Mekanisme penyaluran air bersih dilakukan secara terpusat di beberapa titik kumpul utama, sekaligus secara mandiri langsung ke wadah penampungan milik warga. Strategi distribusi ganda ini diambil agar seluruh lapisan masyarakat—terutama kelompok rentan seperti lansia, anak-anak, serta ibu menyusui—tetap mendapatkan pasokan air bersih secara merata dan proporsional.
Koordinator Lapangan (Korlap) Tanggap Darurat Bencana (TDB) PMI Provinsi NTT, Adrian Jr., menjelaskan bahwa keberadaan pasokan air bersih menjadi prioritas vital dalam fase pemulihan pascabencana di kawasan Ndoso. Menurutnya, rusaknya sejumlah jaringan perpipaan warga memperparah keterbatasan akses air di wilayah terdampak.
"Kami menyiagakan personel dan armada tangki air di Kecamatan Ndoso untuk memastikan seluruh kebutuhan dasar penyintas terpenuhi secara berkala.

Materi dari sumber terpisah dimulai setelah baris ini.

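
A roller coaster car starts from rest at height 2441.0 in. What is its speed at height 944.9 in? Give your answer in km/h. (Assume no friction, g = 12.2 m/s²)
mgh₁ = ½mv₂² + mgh₂ → v₂ = √(2g(h₁−h₂)) = √(2×12.2×(62−24)) = 30.45 m/s = 109.6 km/h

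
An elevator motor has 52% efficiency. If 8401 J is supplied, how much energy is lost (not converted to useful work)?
W_out = η × W_in = 0.52×8401 = 4368.5 J
W_lost = W_in − W_out = 8401 − 4368.5 = 4032.5 J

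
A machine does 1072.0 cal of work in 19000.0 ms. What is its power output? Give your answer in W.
P = W/t = 4485 J / 19 s = 236.1 W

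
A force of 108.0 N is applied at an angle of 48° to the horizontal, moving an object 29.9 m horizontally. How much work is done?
W = Fd cosθ = 108.0×29.9×cos(48°) = 2160.8 J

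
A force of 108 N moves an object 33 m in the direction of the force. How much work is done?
W = Fd = 108×33 = 3564.0 J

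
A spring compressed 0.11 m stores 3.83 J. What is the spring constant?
PE = ½kx² → k = 2PE/x² = 2×3.83/0.11² = 633.1 N/m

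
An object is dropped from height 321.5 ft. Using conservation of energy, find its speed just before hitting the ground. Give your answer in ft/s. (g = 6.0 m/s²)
mgh = ½mv² → v = √(2gh) = √(2×6.0×97.99) = 34.29 m/s = 112.5 ft/s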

Pendistribusian air bersih ini kami lakukan secara terpusat maupun mandiri mendatangi rumah-rumah warga agar tidak ada penyintas yang terlewatkan," ujar Adrian Jr. saat memberikan keterangannya di sela-sela pemantauan lapangan.
Adrian Jr. menambahkan bahwa PMI Provinsi NTT akan terus bersinergi dengan PMI Kabupaten Manggarai Barat serta pemerintah daerah setempat untuk memetakan wilayah-wilayah yang masih membutuhkan bantuan darurat.
"Kehadiran PMI di lapangan merupakan wujud komitmen kemanusiaan untuk mendampingi warga hingga masa pemulihan selesai. Kami hadir bersama masyarakat penyintas agar mereka memiliki daya tahan dan kembali bangkit pascabencana," tutur Adrian Jr. menandaskan.
Melalui pengerahan program sektor air dan sanitasi (WASH), PMI memastikan pasokan air bersih akan terus dipasok secara berkala selama masa tanggap darurat. Kehadiran tim operasi lapangan ini diharapkan mampu meringankan beban warga sekaligus mempercepat pemulihan kondisi sosial-ekonomi penyintas gempa Flores di Kabupaten Manggarai Barat.